The psychoanalyst’s frustrations with Anna mimic the reader’s: “A modern woman needn’t be so unhappy,” she says. “You should go more places and do more things.” It does at times feel anachronistic that a woman in Anna’s circumstances would be so limited; her predecessors in claustrophobically comfortable existences experienced societal oppression that Anna is largely spared from. But Essbaum captures the prison of depression with an accuracy and a lyricism that’s impossible to deny. The final 30 pages were some of the most emotionally riveting I’ve read recently; even knowing what fate befalls such Annas, I couldn’t bear to look away from the trainwreck unfolding before my eyes.
Ready Player One
Joey: Ready Player One. Any gamer who was alive to see the 80s and 90s has seen these words scrawled across the load screen of an arcade cabinet at least a few times. Ernest Cline’s novel by that name is a thick barrage of nerdy pop culture nostalgia, formed into the shape of a post-apocalyptic bildungsroman. It is a title equally concerned with teenage angst and evil multinational megacorporations, with video games as escapism and a world without reliable energy.
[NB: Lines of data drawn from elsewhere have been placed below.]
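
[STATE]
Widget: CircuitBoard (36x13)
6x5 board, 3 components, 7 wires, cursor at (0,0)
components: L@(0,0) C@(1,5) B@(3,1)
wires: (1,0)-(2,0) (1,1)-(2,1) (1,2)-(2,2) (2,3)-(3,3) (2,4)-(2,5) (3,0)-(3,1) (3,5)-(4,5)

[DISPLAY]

   0 1 2 3 4 5                      
0  [L]                              
                                    
1   ·   ·   ·           C           
    │   │   │                       
2   ·   ·   ·   ·   · ─ ·           
                │                   
3   · ─ B       ·       ·           
                        │           
4                       ·           
Cursor: (0,0)                       
                                    
                                    


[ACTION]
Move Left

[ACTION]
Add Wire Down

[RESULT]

   0 1 2 3 4 5                      
0  [L]                              
    │                               
1   ·   ·   ·           C           
    │   │   │                       
2   ·   ·   ·   ·   · ─ ·           
                │                   
3   · ─ B       ·       ·           
                        │           
4                       ·           
Cursor: (0,0)                       
                                    
                                    


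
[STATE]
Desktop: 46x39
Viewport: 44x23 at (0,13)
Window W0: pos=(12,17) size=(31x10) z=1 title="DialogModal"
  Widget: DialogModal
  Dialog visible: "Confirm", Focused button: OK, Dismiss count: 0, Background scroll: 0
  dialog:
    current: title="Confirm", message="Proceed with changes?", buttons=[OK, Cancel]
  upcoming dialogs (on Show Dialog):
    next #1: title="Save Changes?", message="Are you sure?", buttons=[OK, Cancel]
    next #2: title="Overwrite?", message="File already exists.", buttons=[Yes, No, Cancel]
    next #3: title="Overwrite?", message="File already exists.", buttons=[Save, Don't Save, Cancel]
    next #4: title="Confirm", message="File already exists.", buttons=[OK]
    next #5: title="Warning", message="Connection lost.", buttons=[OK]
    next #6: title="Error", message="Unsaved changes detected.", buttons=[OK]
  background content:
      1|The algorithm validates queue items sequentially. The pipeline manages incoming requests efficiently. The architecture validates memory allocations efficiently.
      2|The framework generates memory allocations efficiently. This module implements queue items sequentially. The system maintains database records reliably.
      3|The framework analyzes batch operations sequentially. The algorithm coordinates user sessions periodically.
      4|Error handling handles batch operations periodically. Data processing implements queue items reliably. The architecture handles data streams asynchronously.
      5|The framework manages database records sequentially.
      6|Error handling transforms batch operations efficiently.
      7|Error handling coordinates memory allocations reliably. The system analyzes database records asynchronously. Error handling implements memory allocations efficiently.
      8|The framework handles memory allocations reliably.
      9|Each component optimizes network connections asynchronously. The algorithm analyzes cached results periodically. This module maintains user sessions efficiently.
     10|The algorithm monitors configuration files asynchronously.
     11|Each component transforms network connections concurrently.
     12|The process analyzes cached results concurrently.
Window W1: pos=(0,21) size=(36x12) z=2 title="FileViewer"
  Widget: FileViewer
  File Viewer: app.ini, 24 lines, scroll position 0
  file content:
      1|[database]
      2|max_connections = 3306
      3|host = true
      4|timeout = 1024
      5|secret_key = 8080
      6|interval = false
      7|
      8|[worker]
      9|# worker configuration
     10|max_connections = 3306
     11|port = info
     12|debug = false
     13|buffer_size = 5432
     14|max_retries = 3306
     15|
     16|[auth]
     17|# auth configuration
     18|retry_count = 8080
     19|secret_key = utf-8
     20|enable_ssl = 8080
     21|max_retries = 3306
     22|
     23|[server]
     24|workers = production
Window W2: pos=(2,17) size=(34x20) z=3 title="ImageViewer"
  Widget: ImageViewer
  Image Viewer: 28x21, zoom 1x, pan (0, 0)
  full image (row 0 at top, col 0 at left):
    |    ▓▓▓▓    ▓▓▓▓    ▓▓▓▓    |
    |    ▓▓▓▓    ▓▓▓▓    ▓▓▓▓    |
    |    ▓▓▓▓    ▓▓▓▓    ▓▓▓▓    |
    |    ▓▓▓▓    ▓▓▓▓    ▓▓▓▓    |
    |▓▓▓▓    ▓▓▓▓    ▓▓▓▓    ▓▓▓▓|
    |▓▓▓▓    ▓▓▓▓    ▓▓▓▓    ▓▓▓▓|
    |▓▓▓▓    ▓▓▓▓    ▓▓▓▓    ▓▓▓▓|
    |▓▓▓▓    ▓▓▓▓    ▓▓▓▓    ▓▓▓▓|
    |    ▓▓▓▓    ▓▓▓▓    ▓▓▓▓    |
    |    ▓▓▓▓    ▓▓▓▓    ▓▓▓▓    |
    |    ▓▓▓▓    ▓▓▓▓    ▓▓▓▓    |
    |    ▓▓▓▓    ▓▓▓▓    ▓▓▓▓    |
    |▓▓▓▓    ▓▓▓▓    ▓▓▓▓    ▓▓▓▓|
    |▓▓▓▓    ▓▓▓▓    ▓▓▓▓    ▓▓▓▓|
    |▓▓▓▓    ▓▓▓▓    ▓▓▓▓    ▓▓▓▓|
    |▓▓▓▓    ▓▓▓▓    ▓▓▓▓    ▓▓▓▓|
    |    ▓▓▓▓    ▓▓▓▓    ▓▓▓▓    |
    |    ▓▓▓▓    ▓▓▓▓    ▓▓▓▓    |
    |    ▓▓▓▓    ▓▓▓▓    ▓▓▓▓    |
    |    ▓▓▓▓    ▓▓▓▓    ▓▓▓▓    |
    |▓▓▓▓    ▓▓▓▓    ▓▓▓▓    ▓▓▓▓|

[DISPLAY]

                                            
                                            
                                            
                                            
  ┏━━━━━━━━━━━━━━━━━━━━━━━━━━━━━━━━┓━━━━━━┓ 
  ┃ ImageViewer                    ┃      ┃ 
  ┠────────────────────────────────┨──────┨ 
  ┃    ▓▓▓▓    ▓▓▓▓    ▓▓▓▓        ┃───┐ue┃ 
┏━┃    ▓▓▓▓    ▓▓▓▓    ▓▓▓▓        ┃   │or┃ 
┃ ┃    ▓▓▓▓    ▓▓▓▓    ▓▓▓▓        ┃s? │h ┃ 
┠─┃    ▓▓▓▓    ▓▓▓▓    ▓▓▓▓        ┃   │h ┃ 
┃[┃▓▓▓▓    ▓▓▓▓    ▓▓▓▓    ▓▓▓▓    ┃───┘as┃ 
┃m┃▓▓▓▓    ▓▓▓▓    ▓▓▓▓    ▓▓▓▓    ┃ms bat┃ 
┃h┃▓▓▓▓    ▓▓▓▓    ▓▓▓▓    ▓▓▓▓    ┃━━━━━━┛ 
┃t┃▓▓▓▓    ▓▓▓▓    ▓▓▓▓    ▓▓▓▓    ┃        
┃s┃    ▓▓▓▓    ▓▓▓▓    ▓▓▓▓        ┃        
┃i┃    ▓▓▓▓    ▓▓▓▓    ▓▓▓▓        ┃        
┃ ┃    ▓▓▓▓    ▓▓▓▓    ▓▓▓▓        ┃        
┃[┃    ▓▓▓▓    ▓▓▓▓    ▓▓▓▓        ┃        
┗━┃▓▓▓▓    ▓▓▓▓    ▓▓▓▓    ▓▓▓▓    ┃        
  ┃▓▓▓▓    ▓▓▓▓    ▓▓▓▓    ▓▓▓▓    ┃        
  ┃▓▓▓▓    ▓▓▓▓    ▓▓▓▓    ▓▓▓▓    ┃        
  ┃▓▓▓▓    ▓▓▓▓    ▓▓▓▓    ▓▓▓▓    ┃        


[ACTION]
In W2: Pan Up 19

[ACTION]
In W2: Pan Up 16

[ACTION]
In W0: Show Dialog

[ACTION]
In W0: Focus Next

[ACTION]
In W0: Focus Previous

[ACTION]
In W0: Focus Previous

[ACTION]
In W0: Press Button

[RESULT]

                                            
                                            
                                            
                                            
  ┏━━━━━━━━━━━━━━━━━━━━━━━━━━━━━━━━┓━━━━━━┓ 
  ┃ ImageViewer                    ┃      ┃ 
  ┠────────────────────────────────┨──────┨ 
  ┃    ▓▓▓▓    ▓▓▓▓    ▓▓▓▓        ┃ queue┃ 
┏━┃    ▓▓▓▓    ▓▓▓▓    ▓▓▓▓        ┃ memor┃ 
┃ ┃    ▓▓▓▓    ▓▓▓▓    ▓▓▓▓        ┃batch ┃ 
┠─┃    ▓▓▓▓    ▓▓▓▓    ▓▓▓▓        ┃batch ┃ 
┃[┃▓▓▓▓    ▓▓▓▓    ▓▓▓▓    ▓▓▓▓    ┃atabas┃ 
┃m┃▓▓▓▓    ▓▓▓▓    ▓▓▓▓    ▓▓▓▓    ┃ms bat┃ 
┃h┃▓▓▓▓    ▓▓▓▓    ▓▓▓▓    ▓▓▓▓    ┃━━━━━━┛ 
┃t┃▓▓▓▓    ▓▓▓▓    ▓▓▓▓    ▓▓▓▓    ┃        
┃s┃    ▓▓▓▓    ▓▓▓▓    ▓▓▓▓        ┃        
┃i┃    ▓▓▓▓    ▓▓▓▓    ▓▓▓▓        ┃        
┃ ┃    ▓▓▓▓    ▓▓▓▓    ▓▓▓▓        ┃        
┃[┃    ▓▓▓▓    ▓▓▓▓    ▓▓▓▓        ┃        
┗━┃▓▓▓▓    ▓▓▓▓    ▓▓▓▓    ▓▓▓▓    ┃        
  ┃▓▓▓▓    ▓▓▓▓    ▓▓▓▓    ▓▓▓▓    ┃        
  ┃▓▓▓▓    ▓▓▓▓    ▓▓▓▓    ▓▓▓▓    ┃        
  ┃▓▓▓▓    ▓▓▓▓    ▓▓▓▓    ▓▓▓▓    ┃        


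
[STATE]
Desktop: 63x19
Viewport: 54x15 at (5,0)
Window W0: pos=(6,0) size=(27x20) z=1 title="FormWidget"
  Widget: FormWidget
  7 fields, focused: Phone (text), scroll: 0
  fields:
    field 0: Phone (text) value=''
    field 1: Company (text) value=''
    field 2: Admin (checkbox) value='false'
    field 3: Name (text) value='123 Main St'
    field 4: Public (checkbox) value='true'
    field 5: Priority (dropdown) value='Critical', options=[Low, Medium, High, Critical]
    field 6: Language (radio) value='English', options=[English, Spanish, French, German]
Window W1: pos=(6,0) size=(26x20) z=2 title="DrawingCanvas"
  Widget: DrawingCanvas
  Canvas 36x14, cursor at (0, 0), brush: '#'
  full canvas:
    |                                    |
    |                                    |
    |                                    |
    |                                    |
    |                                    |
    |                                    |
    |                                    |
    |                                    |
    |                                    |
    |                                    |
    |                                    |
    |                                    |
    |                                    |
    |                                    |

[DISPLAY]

 ┏━━━━━━━━━━━━━━━━━━━━━━━━┓┓                          
 ┃ DrawingCanvas          ┃┃                          
 ┠────────────────────────┨┨                          
 ┃+                       ┃┃                          
 ┃                        ┃┃                          
 ┃                        ┃┃                          
 ┃                        ┃┃                          
 ┃                        ┃┃                          
 ┃                        ┃┃                          
 ┃                        ┃┃                          
 ┃                        ┃┃                          
 ┃                        ┃┃                          
 ┃                        ┃┃                          
 ┃                        ┃┃                          
 ┃                        ┃┃                          


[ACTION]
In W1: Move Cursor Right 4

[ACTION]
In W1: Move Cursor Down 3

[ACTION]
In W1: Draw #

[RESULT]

 ┏━━━━━━━━━━━━━━━━━━━━━━━━┓┓                          
 ┃ DrawingCanvas          ┃┃                          
 ┠────────────────────────┨┨                          
 ┃                        ┃┃                          
 ┃                        ┃┃                          
 ┃                        ┃┃                          
 ┃    #                   ┃┃                          
 ┃                        ┃┃                          
 ┃                        ┃┃                          
 ┃                        ┃┃                          
 ┃                        ┃┃                          
 ┃                        ┃┃                          
 ┃                        ┃┃                          
 ┃                        ┃┃                          
 ┃                        ┃┃                          


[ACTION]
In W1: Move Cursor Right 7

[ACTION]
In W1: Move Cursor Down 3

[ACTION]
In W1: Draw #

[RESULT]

 ┏━━━━━━━━━━━━━━━━━━━━━━━━┓┓                          
 ┃ DrawingCanvas          ┃┃                          
 ┠────────────────────────┨┨                          
 ┃                        ┃┃                          
 ┃                        ┃┃                          
 ┃                        ┃┃                          
 ┃    #                   ┃┃                          
 ┃                        ┃┃                          
 ┃                        ┃┃                          
 ┃           #            ┃┃                          
 ┃                        ┃┃                          
 ┃                        ┃┃                          
 ┃                        ┃┃                          
 ┃                        ┃┃                          
 ┃                        ┃┃                          


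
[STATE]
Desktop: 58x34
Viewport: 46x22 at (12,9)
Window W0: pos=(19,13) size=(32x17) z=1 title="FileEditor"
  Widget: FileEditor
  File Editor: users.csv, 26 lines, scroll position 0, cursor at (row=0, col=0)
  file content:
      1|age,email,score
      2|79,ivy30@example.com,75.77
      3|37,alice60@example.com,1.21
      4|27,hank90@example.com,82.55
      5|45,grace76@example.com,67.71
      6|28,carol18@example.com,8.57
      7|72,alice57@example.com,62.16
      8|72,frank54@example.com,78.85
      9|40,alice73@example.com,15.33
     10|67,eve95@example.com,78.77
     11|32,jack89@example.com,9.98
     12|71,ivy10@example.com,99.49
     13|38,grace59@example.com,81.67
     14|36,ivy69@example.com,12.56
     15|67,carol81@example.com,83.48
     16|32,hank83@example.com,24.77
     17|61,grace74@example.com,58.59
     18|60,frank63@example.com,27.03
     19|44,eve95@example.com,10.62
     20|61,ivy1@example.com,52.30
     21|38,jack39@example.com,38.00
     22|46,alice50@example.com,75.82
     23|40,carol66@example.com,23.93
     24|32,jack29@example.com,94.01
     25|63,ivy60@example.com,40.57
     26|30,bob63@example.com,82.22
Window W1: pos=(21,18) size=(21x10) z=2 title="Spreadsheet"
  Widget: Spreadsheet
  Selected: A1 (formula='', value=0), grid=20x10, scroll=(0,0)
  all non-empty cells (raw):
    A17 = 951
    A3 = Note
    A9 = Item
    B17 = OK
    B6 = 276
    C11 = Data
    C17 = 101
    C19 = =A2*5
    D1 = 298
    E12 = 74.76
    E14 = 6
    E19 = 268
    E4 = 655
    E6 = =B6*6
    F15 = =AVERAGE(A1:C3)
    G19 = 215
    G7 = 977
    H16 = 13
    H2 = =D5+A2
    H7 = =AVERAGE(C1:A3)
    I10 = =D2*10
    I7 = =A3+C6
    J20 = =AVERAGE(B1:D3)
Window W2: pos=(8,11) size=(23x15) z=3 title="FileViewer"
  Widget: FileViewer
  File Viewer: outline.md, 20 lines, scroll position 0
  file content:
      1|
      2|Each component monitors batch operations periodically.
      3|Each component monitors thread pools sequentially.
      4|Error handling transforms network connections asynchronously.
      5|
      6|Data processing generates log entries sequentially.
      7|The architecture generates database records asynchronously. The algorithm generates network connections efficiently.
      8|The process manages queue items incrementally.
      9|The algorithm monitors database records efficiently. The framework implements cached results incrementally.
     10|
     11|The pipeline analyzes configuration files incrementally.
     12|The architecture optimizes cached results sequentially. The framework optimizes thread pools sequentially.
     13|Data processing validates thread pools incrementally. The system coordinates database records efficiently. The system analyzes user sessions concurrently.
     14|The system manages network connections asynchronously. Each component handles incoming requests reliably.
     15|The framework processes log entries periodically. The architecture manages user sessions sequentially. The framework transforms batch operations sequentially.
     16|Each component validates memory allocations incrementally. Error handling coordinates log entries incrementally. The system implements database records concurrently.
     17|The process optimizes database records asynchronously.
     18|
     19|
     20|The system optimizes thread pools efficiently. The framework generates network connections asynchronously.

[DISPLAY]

                                              
                                              
━━━━━━━━━━━━━━━━━━┓                           
leViewer          ┃                           
──────────────────┨━━━━━━━━━━━━━━━━━━━┓       
                 ▲┃                   ┃       
h component monit█┃───────────────────┨       
h component monit░┃core              ▲┃       
or handling trans░┃ample.com,75.77   █┃       
                 ░┃━━━━━━━━━━┓,1.21  ░┃       
a processing gene░┃eet       ┃82.55  ░┃       
 architecture gen░┃──────────┨,67.71 ░┃       
 process manages ░┃          ┃,8.57  ░┃       
 algorithm monito░┃      B   ┃,62.16 ░┃       
                 ░┃----------┃,78.85 ░┃       
 pipeline analyze▼┃[0]       ┃,15.33 ░┃       
━━━━━━━━━━━━━━━━━━┛  0       ┃8.77   ░┃       
       ┃3┃  3 Note           ┃9.98   ░┃       
       ┃7┗━━━━━━━━━━━━━━━━━━━┛9.49   ░┃       
       ┃38,grace59@example.com,81.67 ▼┃       
       ┗━━━━━━━━━━━━━━━━━━━━━━━━━━━━━━┛       
                                              


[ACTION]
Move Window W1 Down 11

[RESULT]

                                              
                                              
━━━━━━━━━━━━━━━━━━┓                           
leViewer          ┃                           
──────────────────┨━━━━━━━━━━━━━━━━━━━┓       
                 ▲┃                   ┃       
h component monit█┃───────────────────┨       
h component monit░┃core              ▲┃       
or handling trans░┃ample.com,75.77   █┃       
                 ░┃example.com,1.21  ░┃       
a processing gene░┃xample.com,82.55  ░┃       
 architecture gen░┃example.com,67.71 ░┃       
 process manages ░┃example.com,8.57  ░┃       
 algorithm monito░┃example.com,62.16 ░┃       
                 ░┃example.com,78.85 ░┃       
 pipeline analyze▼┃━━━━━━━━━━┓,15.33 ░┃       
━━━━━━━━━━━━━━━━━━┛eet       ┃8.77   ░┃       
       ┃3┠───────────────────┨9.98   ░┃       
       ┃7┃A1:                ┃9.49   ░┃       
       ┃3┃       A       B   ┃,81.67 ▼┃       
       ┗━┃-------------------┃━━━━━━━━┛       
         ┃  1      [0]       ┃                


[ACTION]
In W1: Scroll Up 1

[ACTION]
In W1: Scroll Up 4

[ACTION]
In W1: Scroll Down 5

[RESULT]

                                              
                                              
━━━━━━━━━━━━━━━━━━┓                           
leViewer          ┃                           
──────────────────┨━━━━━━━━━━━━━━━━━━━┓       
                 ▲┃                   ┃       
h component monit█┃───────────────────┨       
h component monit░┃core              ▲┃       
or handling trans░┃ample.com,75.77   █┃       
                 ░┃example.com,1.21  ░┃       
a processing gene░┃xample.com,82.55  ░┃       
 architecture gen░┃example.com,67.71 ░┃       
 process manages ░┃example.com,8.57  ░┃       
 algorithm monito░┃example.com,62.16 ░┃       
                 ░┃example.com,78.85 ░┃       
 pipeline analyze▼┃━━━━━━━━━━┓,15.33 ░┃       
━━━━━━━━━━━━━━━━━━┛eet       ┃8.77   ░┃       
       ┃3┠───────────────────┨9.98   ░┃       
       ┃7┃A1:                ┃9.49   ░┃       
       ┃3┃       A       B   ┃,81.67 ▼┃       
       ┗━┃-------------------┃━━━━━━━━┛       
         ┃  6        0     27┃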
Wade Watts is a teenager living in the dilapidated stacks of trailers that pass as slums in a dystopian vision of America’s future, after fossil fuels have run out entirely. He spends most of his time as the rest of the world does—logged into The Oasis, an immersive online virtual reality experience created by the legendary (fictional) video game designer, James Halliday. When Halliday passed away, he coded a special Easter egg into the game. The first person to solve his incredibly difficult puzzles and unlock the secret wins the prize—complete control over the Oasis and hundreds of billions of dollars. And Wade finds the first part of the puzzle.
Cline does rely heavily on pop culture references, but his characters are deep and relatable, and his plots compelling. This book is full of moments that will make any true superfan chuckle, not least of which is the choice of narrator for the audiobook—none other than the greatest superfan himself, Wil Wheaton.
The Hollow Kingdom
Ashley: Goblins, usually relegated to side characters (prime examples being Harry Potter and Artemis Fowl), get to be the enigmatic and charming stars of Clare B. Dunkle’s The Hollow Kingdom. This made me realize I don’t know anything about goblins (I enjoyed beating them up in Final Fantasy Tactics, that’s a fact). Looking up the basics about goblins (they’re small and greedy) has made me realize it doesn’t matter if you know nothing about them, because Dunkle defies goblin stereotypes to make creatures all her own (they’re tall and witty, for one).
Dunkle’s trilogy is lauded as an underappreciated YA fantasy series, and as I make my way through the first book, I can see why its small but loyal fanbase loves it so much. It follows two sisters, Kate and Emily, who have recently inherited the estate of Hollow Hill, currently kept by their cousin, Hugh, who’s very sophisticated and doesn’t believe any of the stories about goblins that are associated with the property. He’s dismayed when Kate and Emily begin ranting about strange encounters they had with hooded, inhuman creatures, thinking them mad, silly girls. Kate and Emily prove to be proper but spunky English girls, pushing the boundaries of traditional gender roles (it’s hard when you’re trying not to be kidnapped by a hideous goblin king to be his bride). The story follows a familiar fairytale-like script, specifically that of Beauty and the Beast, but adds plenty of twists and turns to create an alluringly elusive and chilling atmosphere.